La Banque de France ou le déni du réel

Par Vendredi 11 août 2017 Permalink 1

Avant hier, la banque de France venait au secours du gouvernement et prévoyait une croissance pour l’année 2017 de 1,6% au lieu de 1,4% attendu par le précédent gouvernement. Dans ce cas les économies budgétaires pour rentrer dans les clous des 3% de déficit seraient moindre. L’actuel gouvernement ayant le plus grand mal à trouver l’argent, cette annonce tombe à pic.

Hier, l’indice PMI composite en juillet mesurant l’activité globale en France faisait état d’un ralentissement de l’expansion dans le secteur privé témoignant du peu d’entrain de l’économie française uniquement tirée par l’économie européenne. L’INSEE de son coté signalait le même jour qu’en juin la production industrielle avait reculé de 1,1% et la production manufacturière de 0,9%.

Aujourd’hui, est paru l’indice des prix à la consommation français (IPC) qui a reculé de 0,3% sur le mois de juillet avec un rythme de progression sur un an qui s’établit à 0,7%. Cette inflation en berne témoigne du peu d’allant des consommateurs.

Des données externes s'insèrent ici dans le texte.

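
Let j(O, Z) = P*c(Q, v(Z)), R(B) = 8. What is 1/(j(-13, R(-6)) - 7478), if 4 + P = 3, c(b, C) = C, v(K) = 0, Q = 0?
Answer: -1/7478 ≈ -0.00013373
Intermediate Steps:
P = -1 (P = -4 + 3 = -1)
j(O, Z) = 0 (j(O, Z) = -1*0 = 0)
1/(j(-13, R(-6)) - 7478) = 1/(0 - 7478) = 1/(-7478) = -1/7478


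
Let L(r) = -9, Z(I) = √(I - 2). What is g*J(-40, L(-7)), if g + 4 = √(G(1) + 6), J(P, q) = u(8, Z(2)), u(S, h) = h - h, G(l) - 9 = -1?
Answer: 0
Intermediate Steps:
G(l) = 8 (G(l) = 9 - 1 = 8)
Z(I) = √(-2 + I)
u(S, h) = 0
J(P, q) = 0
g = -4 + √14 (g = -4 + √(8 + 6) = -4 + √14 ≈ -0.25834)
g*J(-40, L(-7)) = (-4 + √14)*0 = 0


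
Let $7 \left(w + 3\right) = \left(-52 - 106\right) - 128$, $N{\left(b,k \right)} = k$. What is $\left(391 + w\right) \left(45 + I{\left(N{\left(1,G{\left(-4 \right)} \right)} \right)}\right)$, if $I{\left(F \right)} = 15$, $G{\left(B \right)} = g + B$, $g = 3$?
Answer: $\frac{145800}{7} \approx 20829.0$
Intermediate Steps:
$G{\left(B \right)} = 3 + B$
$w = - \frac{307}{7}$ ($w = -3 + \frac{\left(-52 - 106\right) - 128}{7} = -3 + \frac{-158 - 128}{7} = -3 + \frac{1}{7} \left(-286\right) = -3 - \frac{286}{7} = - \frac{307}{7} \approx -43.857$)
$\left(391 + w\right) \left(45 + I{\left(N{\left(1,G{\left(-4 \right)} \right)} \right)}\right) = \left(391 - \frac{307}{7}\right) \left(45 + 15\right) = \frac{2430}{7} \cdot 60 = \frac{145800}{7}$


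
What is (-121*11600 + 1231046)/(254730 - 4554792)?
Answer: 28759/716677 ≈ 0.040128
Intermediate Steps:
(-121*11600 + 1231046)/(254730 - 4554792) = (-1403600 + 1231046)/(-4300062) = -172554*(-1/4300062) = 28759/716677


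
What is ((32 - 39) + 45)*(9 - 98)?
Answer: -3382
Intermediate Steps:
((32 - 39) + 45)*(9 - 98) = (-7 + 45)*(-89) = 38*(-89) = -3382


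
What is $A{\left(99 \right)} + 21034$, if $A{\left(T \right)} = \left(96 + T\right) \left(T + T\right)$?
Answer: $59644$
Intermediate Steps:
$A{\left(T \right)} = 2 T \left(96 + T\right)$ ($A{\left(T \right)} = \left(96 + T\right) 2 T = 2 T \left(96 + T\right)$)
$A{\left(99 \right)} + 21034 = 2 \cdot 99 \left(96 + 99\right) + 21034 = 2 \cdot 99 \cdot 195 + 21034 = 38610 + 21034 = 59644$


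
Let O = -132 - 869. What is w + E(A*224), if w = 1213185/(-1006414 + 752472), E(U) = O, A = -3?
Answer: -255409127/253942 ≈ -1005.8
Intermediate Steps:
O = -1001
E(U) = -1001
w = -1213185/253942 (w = 1213185/(-253942) = 1213185*(-1/253942) = -1213185/253942 ≈ -4.7774)
w + E(A*224) = -1213185/253942 - 1001 = -255409127/253942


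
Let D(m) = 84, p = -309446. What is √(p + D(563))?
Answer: I*√309362 ≈ 556.2*I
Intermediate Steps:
√(p + D(563)) = √(-309446 + 84) = √(-309362) = I*√309362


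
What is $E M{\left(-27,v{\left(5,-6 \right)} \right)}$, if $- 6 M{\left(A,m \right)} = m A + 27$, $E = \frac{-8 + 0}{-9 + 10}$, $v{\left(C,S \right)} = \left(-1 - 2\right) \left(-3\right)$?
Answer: $-288$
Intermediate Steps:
$v{\left(C,S \right)} = 9$ ($v{\left(C,S \right)} = \left(-3\right) \left(-3\right) = 9$)
$E = -8$ ($E = - \frac{8}{1} = \left(-8\right) 1 = -8$)
$M{\left(A,m \right)} = - \frac{9}{2} - \frac{A m}{6}$ ($M{\left(A,m \right)} = - \frac{m A + 27}{6} = - \frac{A m + 27}{6} = - \frac{27 + A m}{6} = - \frac{9}{2} - \frac{A m}{6}$)
$E M{\left(-27,v{\left(5,-6 \right)} \right)} = - 8 \left(- \frac{9}{2} - \left(- \frac{9}{2}\right) 9\right) = - 8 \left(- \frac{9}{2} + \frac{81}{2}\right) = \left(-8\right) 36 = -288$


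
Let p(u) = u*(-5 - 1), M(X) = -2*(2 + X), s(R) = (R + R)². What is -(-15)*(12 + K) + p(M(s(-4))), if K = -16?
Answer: 732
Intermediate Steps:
s(R) = 4*R² (s(R) = (2*R)² = 4*R²)
M(X) = -4 - 2*X
p(u) = -6*u (p(u) = u*(-6) = -6*u)
-(-15)*(12 + K) + p(M(s(-4))) = -(-15)*(12 - 16) - 6*(-4 - 8*(-4)²) = -(-15)*(-4) - 6*(-4 - 8*16) = -1*60 - 6*(-4 - 2*64) = -60 - 6*(-4 - 128) = -60 - 6*(-132) = -60 + 792 = 732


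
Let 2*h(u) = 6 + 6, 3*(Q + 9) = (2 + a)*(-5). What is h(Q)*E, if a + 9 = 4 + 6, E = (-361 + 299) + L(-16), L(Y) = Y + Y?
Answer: -564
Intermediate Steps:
L(Y) = 2*Y
E = -94 (E = (-361 + 299) + 2*(-16) = -62 - 32 = -94)
a = 1 (a = -9 + (4 + 6) = -9 + 10 = 1)
Q = -14 (Q = -9 + ((2 + 1)*(-5))/3 = -9 + (3*(-5))/3 = -9 + (1/3)*(-15) = -9 - 5 = -14)
h(u) = 6 (h(u) = (6 + 6)/2 = (1/2)*12 = 6)
h(Q)*E = 6*(-94) = -564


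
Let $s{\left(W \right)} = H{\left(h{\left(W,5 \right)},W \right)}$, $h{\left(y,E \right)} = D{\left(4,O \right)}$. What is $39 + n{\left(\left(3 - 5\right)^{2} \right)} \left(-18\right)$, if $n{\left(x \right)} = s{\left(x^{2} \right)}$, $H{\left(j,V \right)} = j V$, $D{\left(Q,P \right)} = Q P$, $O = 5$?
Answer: $-5721$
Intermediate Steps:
$D{\left(Q,P \right)} = P Q$
$h{\left(y,E \right)} = 20$ ($h{\left(y,E \right)} = 5 \cdot 4 = 20$)
$H{\left(j,V \right)} = V j$
$s{\left(W \right)} = 20 W$ ($s{\left(W \right)} = W 20 = 20 W$)
$n{\left(x \right)} = 20 x^{2}$
$39 + n{\left(\left(3 - 5\right)^{2} \right)} \left(-18\right) = 39 + 20 \left(\left(3 - 5\right)^{2}\right)^{2} \left(-18\right) = 39 + 20 \left(\left(-2\right)^{2}\right)^{2} \left(-18\right) = 39 + 20 \cdot 4^{2} \left(-18\right) = 39 + 20 \cdot 16 \left(-18\right) = 39 + 320 \left(-18\right) = 39 - 5760 = -5721$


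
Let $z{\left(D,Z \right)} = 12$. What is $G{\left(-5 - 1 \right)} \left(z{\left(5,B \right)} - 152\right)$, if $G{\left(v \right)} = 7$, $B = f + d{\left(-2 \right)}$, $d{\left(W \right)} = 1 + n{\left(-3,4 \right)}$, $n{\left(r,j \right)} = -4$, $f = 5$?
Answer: $-980$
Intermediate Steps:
$d{\left(W \right)} = -3$ ($d{\left(W \right)} = 1 - 4 = -3$)
$B = 2$ ($B = 5 - 3 = 2$)
$G{\left(-5 - 1 \right)} \left(z{\left(5,B \right)} - 152\right) = 7 \left(12 - 152\right) = 7 \left(-140\right) = -980$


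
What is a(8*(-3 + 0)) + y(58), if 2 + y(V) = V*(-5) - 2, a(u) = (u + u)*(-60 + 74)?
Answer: -966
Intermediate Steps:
a(u) = 28*u (a(u) = (2*u)*14 = 28*u)
y(V) = -4 - 5*V (y(V) = -2 + (V*(-5) - 2) = -2 + (-5*V - 2) = -2 + (-2 - 5*V) = -4 - 5*V)
a(8*(-3 + 0)) + y(58) = 28*(8*(-3 + 0)) + (-4 - 5*58) = 28*(8*(-3)) + (-4 - 290) = 28*(-24) - 294 = -672 - 294 = -966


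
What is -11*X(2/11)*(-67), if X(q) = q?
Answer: 134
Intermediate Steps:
-11*X(2/11)*(-67) = -22/11*(-67) = -11*2/11*(-67) = -2*(-67) = 134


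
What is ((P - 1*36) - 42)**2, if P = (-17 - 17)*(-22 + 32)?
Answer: 174724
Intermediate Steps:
P = -340 (P = -34*10 = -340)
((P - 1*36) - 42)**2 = ((-340 - 1*36) - 42)**2 = ((-340 - 36) - 42)**2 = (-376 - 42)**2 = (-418)**2 = 174724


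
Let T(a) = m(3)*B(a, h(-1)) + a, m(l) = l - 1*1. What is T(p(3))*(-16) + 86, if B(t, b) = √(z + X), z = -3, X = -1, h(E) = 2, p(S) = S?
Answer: 38 - 64*I ≈ 38.0 - 64.0*I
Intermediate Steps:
m(l) = -1 + l (m(l) = l - 1 = -1 + l)
B(t, b) = 2*I (B(t, b) = √(-3 - 1) = √(-4) = 2*I)
T(a) = a + 4*I (T(a) = (-1 + 3)*(2*I) + a = 2*(2*I) + a = 4*I + a = a + 4*I)
T(p(3))*(-16) + 86 = (3 + 4*I)*(-16) + 86 = (-48 - 64*I) + 86 = 38 - 64*I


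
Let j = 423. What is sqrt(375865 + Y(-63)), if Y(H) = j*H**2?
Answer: 4*sqrt(128422) ≈ 1433.4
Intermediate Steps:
Y(H) = 423*H**2
sqrt(375865 + Y(-63)) = sqrt(375865 + 423*(-63)**2) = sqrt(375865 + 423*3969) = sqrt(375865 + 1678887) = sqrt(2054752) = 4*sqrt(128422)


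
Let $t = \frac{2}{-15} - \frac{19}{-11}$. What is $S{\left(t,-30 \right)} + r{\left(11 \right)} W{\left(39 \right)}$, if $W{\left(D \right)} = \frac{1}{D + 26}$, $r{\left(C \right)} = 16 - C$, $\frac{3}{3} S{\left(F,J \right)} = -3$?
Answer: $- \frac{38}{13} \approx -2.9231$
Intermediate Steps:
$t = \frac{263}{165}$ ($t = 2 \left(- \frac{1}{15}\right) - - \frac{19}{11} = - \frac{2}{15} + \frac{19}{11} = \frac{263}{165} \approx 1.5939$)
$S{\left(F,J \right)} = -3$
$W{\left(D \right)} = \frac{1}{26 + D}$
$S{\left(t,-30 \right)} + r{\left(11 \right)} W{\left(39 \right)} = -3 + \frac{16 - 11}{26 + 39} = -3 + \frac{16 - 11}{65} = -3 + 5 \cdot \frac{1}{65} = -3 + \frac{1}{13} = - \frac{38}{13}$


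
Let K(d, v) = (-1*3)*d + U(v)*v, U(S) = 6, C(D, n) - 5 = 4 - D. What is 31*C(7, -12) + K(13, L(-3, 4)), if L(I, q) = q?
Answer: 47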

Si l’estimation de croissance optimiste de la Banque de France a fait les grands titres des journaux, personne n’entendra jamais parler du PMI composite, de la production industrielle, de l’IPC révélant une économie moribonde où l’avenir glorieux du pays est repoussé sine die. Encore une fois la propagande joue dans la cour de la négation du réel. Les taux de croissance étant constamment révisés plusieurs années encore après leur première parution, ça ne mange pas de pain que de les annoncer avec un biais mensonger certes mais positif. Alors on bourre le mou des français en leur promettant des lendemains meilleurs dans le cadre d’une économie de plus en plus libérale. Mais la réalité démontre que ce libéralisme tant porté aux nues depuis Maastricht ne fait qu’appauvrir les français et enfoncer le pays.